Что же получалось: поколение жизнь прожило, ломало, строило, старое разворотило, а новым — плодами своей созидательной деятельности — недовольно? Это ведь не колесные ободья гнуть: сбил, сколотил — ах, хорошо, оглянулся назад — одни спицы лежат, — это жизнь переделывать, тут заблуждения оборачиваются грехами тяжкими. «Ну а в чем мы заблуждались, ты можешь объяснить?» — спрашивали у меня сверстники. «Хочу найти», — отвечал им. «Ну-ну, ищи, только на нас не сваливай». Я свалил — и получил на орехи. «Ладно, я вам не авторитет, но вот послушайте: „Ложь перед другими не так важна и вредна, как ложь перед собой. Ложь перед другими есть часто невинная игра, удовлетворение тщеславия, ложь же перед собой есть всегда извращение истины, отступление от требований жизни“». — «Ты это кого цитировал? Великого или так себе?» — «Великого строителя духа. Льва Толстого». — «Ну-ну, о мужицких детях говоришь, а графа в свидетели зовешь, неавторитетно, знаешь ли…».
Неавторитетно… Накопленное дедами-практиками — патриархально, мыслителями завещанное — неубедительно. От одного отреклись, другого не постигли. Что осталось? Из чего сложили себя? Должен же быть какой-то «строительный материал», из которого сделан оторвавшийся от одного берега и не приставший к другому, может, надувные шарики, чтобы держали на плаву?
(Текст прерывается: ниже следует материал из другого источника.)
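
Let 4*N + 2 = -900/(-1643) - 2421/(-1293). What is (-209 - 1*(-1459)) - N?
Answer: 3540367465/2832532 ≈ 1249.9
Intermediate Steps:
N = 297535/2832532 (N = -½ + (-900/(-1643) - 2421/(-1293))/4 = -½ + (-900*(-1/1643) - 2421*(-1/1293))/4 = -½ + (900/1643 + 807/431)/4 = -½ + (¼)*(1713801/708133) = -½ + 1713801/2832532 = 297535/2832532 ≈ 0.10504)
(-209 - 1*(-1459)) - N = (-209 - 1*(-1459)) - 1*297535/2832532 = (-209 + 1459) - 297535/2832532 = 1250 - 297535/2832532 = 3540367465/2832532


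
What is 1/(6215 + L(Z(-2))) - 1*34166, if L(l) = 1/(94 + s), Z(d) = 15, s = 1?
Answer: -20172494621/590426 ≈ -34166.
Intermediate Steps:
L(l) = 1/95 (L(l) = 1/(94 + 1) = 1/95)
1/(6215 + L(Z(-2))) - 1*34166 = 1/(6215 + 1/95) - 1*34166 = 1/(590426/95) - 34166 = 95/590426 - 34166 = -20172494621/590426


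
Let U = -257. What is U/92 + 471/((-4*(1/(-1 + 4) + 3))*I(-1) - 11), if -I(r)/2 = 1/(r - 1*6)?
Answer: -989899/28612 ≈ -34.597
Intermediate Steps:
I(r) = -2/(-6 + r) (I(r) = -2/(r - 1*6) = -2/(r - 6) = -2/(-6 + r))
U/92 + 471/((-4*(1/(-1 + 4) + 3))*I(-1) - 11) = -257/92 + 471/((-4*(1/(-1 + 4) + 3))*(-2/(-6 - 1)) - 11) = -257*1/92 + 471/((-4*(1/3 + 3))*(-2/(-7)) - 11) = -257/92 + 471/((-4*(⅓ + 3))*(-2*(-⅐)) - 11) = -257/92 + 471/(-4*10/3*(2/7) - 11) = -257/92 + 471/(-40/3*2/7 - 11) = -257/92 + 471/(-80/21 - 11) = -257/92 + 471/(-311/21) = -257/92 + 471*(-21/311) = -257/92 - 9891/311 = -989899/28612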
«Духовная сфера» деревни походила на дерево с одной мутовкой. Естественно растущее дерево сбрасывает нижние, отжившие ветви, кустясь новыми; тут же было похоже, что ветви обрубали специально, оставляя одну верхушечную, словно гнали и гнали дерево вверх, в заоблачную высь, чтобы скорее достигло оно солнца — и… ствол начал усыхать.
Ствол — экономика, ветви — самодеятельность, в целом — дерево, народная жизнь. Кто обламывал, обрубал ветви в похвальном стремлении крепить и крепить ствол? Мы, дети крестьянские, выученные управлять, уверовавшие в свою непогрешимость. Кто нам сказал, что песню, пляску, игру, действо надо удалять с улицы, с околицы, с игрища, с ярмарки и загонять под крышу, на сцену, мол, только там они — культура, а вне сцен — бескультурье? Кто велел ополчаться на кустарей-надомников, гнать с базаров бондарей и столяров, кружевниц и резчиков, самопрях и самотках, пимокатов и скорняков, приняв их «продукцию» за частный промысел и не разглядев души народной? Никто не говорил, и никто не велел, сами управляли. Сами — оценщики, сами и приговорщики. А суть-то наша — надувные шарики, помогавшие держаться на плаву.
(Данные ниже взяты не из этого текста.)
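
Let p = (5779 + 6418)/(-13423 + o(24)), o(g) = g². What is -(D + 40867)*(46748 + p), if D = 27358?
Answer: -40973162267775/12847 ≈ -3.1893e+9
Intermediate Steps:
p = -12197/12847 (p = (5779 + 6418)/(-13423 + 24²) = 12197/(-13423 + 576) = 12197/(-12847) = 12197*(-1/12847) = -12197/12847 ≈ -0.94940)
-(D + 40867)*(46748 + p) = -(27358 + 40867)*(46748 - 12197/12847) = -68225*600559359/12847 = -1*40973162267775/12847 = -40973162267775/12847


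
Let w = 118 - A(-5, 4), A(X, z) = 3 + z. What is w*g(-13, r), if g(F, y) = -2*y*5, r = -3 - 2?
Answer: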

Все это было на моей памяти, на моих глазах да и при моем участии. Как же легко мы упраздняли, запрещали, не позволяли, а если кто-нибудь из старых интеллигентов пробовал предостеречь от опрометчивости, тому прямо говорили: «Не морочьте нам головы старьем!» Теперь сами, войдя в возраст, кое-что поняв и усвоив, предостерегаем молодых от повторения наших ошибок, а они в ответ — то же, что и мы когда-то: «Кому он нужен, хлам веков?!» Круговорот горячности и мудрости, заблуждений и отрезвлений…
Однако пора бы и спохватиться: дерево с одной мутовкой перестанет расти и ствол начнет усыхать. Спохватились! Ударили в колокол громкого боя. Двинули на первый план «человеческий фактор». Но пока что это только лозунг, дела же идут туго, не всегда знаем, что делать и как делать.
На исходе «борковского пятилетия», приобретя опыт «делания», я, пожалуй, возьмусь сказать, с кого надо начинать. Не оговорился, нет, именно «с кого», а не «с чего». С детей крестьянских, управляющих и готовящихся управлять деревней. Надо выпустить воздух из надувных шариков и заполнить их двумя наследствами: опытом народной жизни и накопленным человечеством богатством культуры. Для этого надо две вещи: у м е н и я и в к у с. Умения — это работа рук, вкус — работа души. Исходя из такой задачи и подумаем, ч т о делать и к а к делать.